Guiding Principles
Every team needs core principles to govern team interactions and facilitate collaborative ministry.
Guiding Principles
Encouragement
The team needs motivation and encouragement to push forward, maintain focus and achieve key objectives.
Development
Team leadership development is another way to build a culture of best practices and continuing improvement.
Communication
Internal communication among staff is vital for vision alignment and team morale.
Lax communication is routinely cited as a major problem area for big companies and organizations. When leaders get this piece right, the effect on team culture is huge:
Leaders who effectively manage the flow of information within their company tend to share a certain outlook—and a certain set of practices. They adopt communication methods that enable them to get closer to employees. They put in place communication systems that promote dialogue, as opposed to monologue. They engage employees by allowing them to become active participants in the communication process. They rigorously pursue an agenda that aligns their communication efforts with organizational strategy.
They put a premium on ensuring that people in their organization talk with each other, and not just to each other.

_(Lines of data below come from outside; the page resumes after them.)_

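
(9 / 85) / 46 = 9 / 3910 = 0.00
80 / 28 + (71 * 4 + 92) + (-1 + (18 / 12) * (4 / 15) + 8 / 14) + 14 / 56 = 53071 / 140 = 379.08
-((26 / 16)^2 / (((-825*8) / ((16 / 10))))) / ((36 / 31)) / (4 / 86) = 225277 / 19008000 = 0.01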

Team communication solutions might include:
- Adopting a group text or SMS notification service to encourage team communication. GroupMe is a free private messaging option with iOS, Android and Windows apps.
- Pulling the entire staff team together either weekly or monthly for group information and communication. These meetings typically include every on-site employee—ministry, support, maintenance, auxiliary staff.
- Using loop-in summaries or regular weekly communication to keep everyone on the same page. A loop in summary is a coordination document that outlines key events and initiatives, along with needed cross-department logistics conversations.